Data-driven marketing should be the norm these days. Unfortunately, data collection is becoming increasingly difficult and has to deal with various challenges.
For a start, data collection is severely restricted by ad blockers. Data collection is also affected by the new data protection regulations and by technical restrictions such as ITP (Internet Tracking Prevention), where browsers such as Safari or Firefox block third-party cookies by default.
Google’s requirements now come on top of this: With Consent Mode 2.0, Google is forcing website operators to obtain user consent via a cookie management platform in order to continue using remarketing campaigns.
This means that the data strategy for your marketing data is becoming increasingly important, and it is a decisive advantage if you have a well-thought-out data strategy that is set up with the right tools.
But what data does this include, and what does the data flow for marketing data look like? There are currently over 9,000 different marketing tools. How can you identify which are the right ones for your individual requirements?
This overview shows the data landscape and the data flow of marketing data. Each color represents a different category of tools.
Data Collection Tools
Data collection tools, i.e. tools that collect data on websites or apps, are marked in dark green.
Tag management systems (TMS) are used to implement tracking mechanisms with which user data can be collected through simple tag management, without extensive programming of the website code. The data collection can be carried out on the client side as it was the standard so far. However, it is smarter to do this on the server side so that as much data as possible can be collected. We have already shown the advantages of server-side tracking in this article.
Another essential part of data collection tools are web analytics solutions. These tools measure the performance of websites, apps and online marketing campaigns as well as user behavior.
A selection of tag management tools (client-side and server-side) can be found below, as well as examples of common web analytics tools:
Data Storage Tools
Data storage tools are needed to ensure that your data is securely stored, easily accessible and available at all times for analysis, processing and operative use.
Data warehouses and customer data platforms (CDPs) make it possible to store data collected from different touchpoints. A data warehouse is designed to store and query large volumes of structured data, while customer data platforms are used to standardize customer data from different sources and create a comprehensive real-time customer profile.
Data Visualization Tools
Visualization tools are used to understand complex data sets, identify trends and present and communicate data, findings, or patterns. By using meaningful visualizations in dashboards and reports, data can be better interpreted and thus data-based and actionable decisions can be made.

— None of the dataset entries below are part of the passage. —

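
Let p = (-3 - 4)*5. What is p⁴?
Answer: 1500625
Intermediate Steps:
p = -35 (p = -7*5 = -35)
p⁴ = (-35)⁴ = 1500625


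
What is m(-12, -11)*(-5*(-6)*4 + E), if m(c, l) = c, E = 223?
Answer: -4116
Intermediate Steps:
m(-12, -11)*(-5*(-6)*4 + E) = -12*(-5*(-6)*4 + 223) = -12*(30*4 + 223) = -12*(120 + 223) = -12*343 = -4116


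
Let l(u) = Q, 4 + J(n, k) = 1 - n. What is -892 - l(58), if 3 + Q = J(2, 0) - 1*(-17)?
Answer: -901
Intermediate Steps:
J(n, k) = -3 - n (J(n, k) = -4 + (1 - n) = -3 - n)
Q = 9 (Q = -3 + ((-3 - 1*2) - 1*(-17)) = -3 + ((-3 - 2) + 17) = -3 + (-5 + 17) = -3 + 12 = 9)
l(u) = 9
-892 - l(58) = -892 - 1*9 = -892 - 9 = -901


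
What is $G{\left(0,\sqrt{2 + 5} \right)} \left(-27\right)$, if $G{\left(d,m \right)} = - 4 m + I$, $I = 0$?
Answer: $108 \sqrt{7} \approx 285.74$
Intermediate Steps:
$G{\left(d,m \right)} = - 4 m$ ($G{\left(d,m \right)} = - 4 m + 0 = - 4 m$)
$G{\left(0,\sqrt{2 + 5} \right)} \left(-27\right) = - 4 \sqrt{2 + 5} \left(-27\right) = - 4 \sqrt{7} \left(-27\right) = 108 \sqrt{7}$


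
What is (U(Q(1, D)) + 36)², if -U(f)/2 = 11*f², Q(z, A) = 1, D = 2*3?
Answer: 196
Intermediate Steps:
D = 6
U(f) = -22*f²
(U(Q(1, D)) + 36)² = (-22*1² + 36)² = (-22*1 + 36)² = (-22 + 36)² = 14² = 196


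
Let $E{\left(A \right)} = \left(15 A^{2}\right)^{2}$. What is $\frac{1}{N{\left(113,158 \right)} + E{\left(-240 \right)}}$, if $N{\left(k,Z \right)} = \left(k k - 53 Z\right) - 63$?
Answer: $\frac{1}{746496004332} \approx 1.3396 \cdot 10^{-12}$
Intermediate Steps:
$N{\left(k,Z \right)} = -63 + k^{2} - 53 Z$ ($N{\left(k,Z \right)} = \left(k^{2} - 53 Z\right) - 63 = -63 + k^{2} - 53 Z$)
$E{\left(A \right)} = 225 A^{4}$
$\frac{1}{N{\left(113,158 \right)} + E{\left(-240 \right)}} = \frac{1}{\left(-63 + 113^{2} - 8374\right) + 225 \left(-240\right)^{4}} = \frac{1}{\left(-63 + 12769 - 8374\right) + 225 \cdot 3317760000} = \frac{1}{4332 + 746496000000} = \frac{1}{746496004332}$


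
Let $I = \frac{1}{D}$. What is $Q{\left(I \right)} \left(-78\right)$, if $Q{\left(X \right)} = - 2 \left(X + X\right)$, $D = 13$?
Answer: $24$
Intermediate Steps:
$I = \frac{1}{13} \approx 0.076923$
$Q{\left(X \right)} = - 4 X$ ($Q{\left(X \right)} = - 2 \cdot 2 X = - 4 X$)
$Q{\left(I \right)} \left(-78\right) = \left(-4\right) \frac{1}{13} \left(-78\right) = \left(- \frac{4}{13}\right) \left(-78\right) = 24$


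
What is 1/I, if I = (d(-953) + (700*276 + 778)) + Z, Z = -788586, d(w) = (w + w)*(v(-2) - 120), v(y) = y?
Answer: -1/362076 ≈ -2.7619e-6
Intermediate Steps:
d(w) = -244*w (d(w) = (w + w)*(-2 - 120) = (2*w)*(-122) = -244*w)
I = -362076 (I = (-244*(-953) + (700*276 + 778)) - 788586 = (232532 + (193200 + 778)) - 788586 = (232532 + 193978) - 788586 = 426510 - 788586 = -362076)
1/I = 1/(-362076) = -1/362076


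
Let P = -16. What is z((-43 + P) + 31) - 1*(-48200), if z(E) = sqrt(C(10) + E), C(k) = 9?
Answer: 48200 + I*sqrt(19) ≈ 48200.0 + 4.3589*I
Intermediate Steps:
z(E) = sqrt(9 + E)
z((-43 + P) + 31) - 1*(-48200) = sqrt(9 + ((-43 - 16) + 31)) - 1*(-48200) = sqrt(9 + (-59 + 31)) + 48200 = sqrt(9 - 28) + 48200 = sqrt(-19) + 48200 = I*sqrt(19) + 48200 = 48200 + I*sqrt(19)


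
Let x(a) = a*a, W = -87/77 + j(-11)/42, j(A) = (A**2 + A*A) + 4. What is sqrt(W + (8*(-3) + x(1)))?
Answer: I*sqrt(2211)/11 ≈ 4.2747*I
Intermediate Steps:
j(A) = 4 + 2*A**2 (j(A) = (A**2 + A**2) + 4 = 2*A**2 + 4 = 4 + 2*A**2)
W = 52/11 (W = -87/77 + (4 + 2*(-11)**2)/42 = -87*1/77 + (4 + 2*121)*(1/42) = -87/77 + (4 + 242)*(1/42) = -87/77 + 246*(1/42) = -87/77 + 41/7 = 52/11 ≈ 4.7273)
x(a) = a**2
sqrt(W + (8*(-3) + x(1))) = sqrt(52/11 + (8*(-3) + 1**2)) = sqrt(52/11 + (-24 + 1)) = sqrt(52/11 - 23) = sqrt(-201/11) = I*sqrt(2211)/11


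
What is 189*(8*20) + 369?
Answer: 30609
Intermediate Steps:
189*(8*20) + 369 = 189*160 + 369 = 30240 + 369 = 30609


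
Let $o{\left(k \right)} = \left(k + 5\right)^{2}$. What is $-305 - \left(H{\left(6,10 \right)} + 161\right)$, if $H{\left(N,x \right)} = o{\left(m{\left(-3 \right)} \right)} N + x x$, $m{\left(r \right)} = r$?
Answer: $-590$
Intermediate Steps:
$o{\left(k \right)} = \left(5 + k\right)^{2}$
$H{\left(N,x \right)} = x^{2} + 4 N$ ($H{\left(N,x \right)} = \left(5 - 3\right)^{2} N + x x = 2^{2} N + x^{2} = 4 N + x^{2} = x^{2} + 4 N$)
$-305 - \left(H{\left(6,10 \right)} + 161\right) = -305 - \left(\left(10^{2} + 4 \cdot 6\right) + 161\right) = -305 - \left(\left(100 + 24\right) + 161\right) = -305 - \left(124 + 161\right) = -305 - 285 = -590$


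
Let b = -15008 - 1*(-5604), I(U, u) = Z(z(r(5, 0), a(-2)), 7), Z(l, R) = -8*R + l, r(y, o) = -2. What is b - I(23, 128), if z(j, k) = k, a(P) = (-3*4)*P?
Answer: -9372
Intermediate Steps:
a(P) = -12*P
Z(l, R) = l - 8*R
I(U, u) = -32 (I(U, u) = -12*(-2) - 8*7 = 24 - 56 = -32)
b = -9404 (b = -15008 + 5604 = -9404)
b - I(23, 128) = -9404 - 1*(-32) = -9404 + 32 = -9372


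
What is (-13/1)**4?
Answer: 28561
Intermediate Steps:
(-13/1)**4 = (-13*1)**4 = (-13)**4 = 28561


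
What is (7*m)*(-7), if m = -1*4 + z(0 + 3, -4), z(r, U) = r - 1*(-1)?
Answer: 0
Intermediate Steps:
z(r, U) = 1 + r (z(r, U) = r + 1 = 1 + r)
m = 0 (m = -1*4 + (1 + (0 + 3)) = -4 + (1 + 3) = -4 + 4 = 0)
(7*m)*(-7) = (7*0)*(-7) = 0*(-7) = 0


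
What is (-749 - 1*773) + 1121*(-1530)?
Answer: -1716652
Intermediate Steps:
(-749 - 1*773) + 1121*(-1530) = (-749 - 773) - 1715130 = -1522 - 1715130 = -1716652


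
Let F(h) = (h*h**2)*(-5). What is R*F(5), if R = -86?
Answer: 53750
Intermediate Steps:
F(h) = -5*h**3 (F(h) = h**3*(-5) = -5*h**3)
R*F(5) = -(-430)*5**3 = -(-430)*125 = -86*(-625) = 53750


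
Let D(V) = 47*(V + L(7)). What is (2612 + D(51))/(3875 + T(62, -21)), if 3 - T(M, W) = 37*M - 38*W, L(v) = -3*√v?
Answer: 5009/786 - 47*√7/262 ≈ 5.8982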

Conversion Optimization Tools
Conversion optimization tools aim to improve the user experience, increase the performance of each marketing channel and enable more targeted and effective customer interactions.
Heatmap tracking provides visual insights into how users interact with a website. A/B testing enables the comparison of two or more versions of a web page or a campaign to determine which version performs better based on specific metrics.
Marketing Tools
On the one hand, marketing tools include marketing platforms such as Meta or Google. On the other, we have marketing automation tools that are used to automate and measure marketing tasks and processes. These tools allow repeatable processes such as email campaigns, social media posts or lead nurturing to be managed efficiently.
Summary
The data flow of marketing data is spread across different tool categories and involves a large amount of data. A multitude of platforms and tools need to be connected, and a coherent ecosystem needs to be created to guarantee a seamless data flow. This seamless data flow is the foundation of your data strategy and the only way data-driven marketing is still feasible.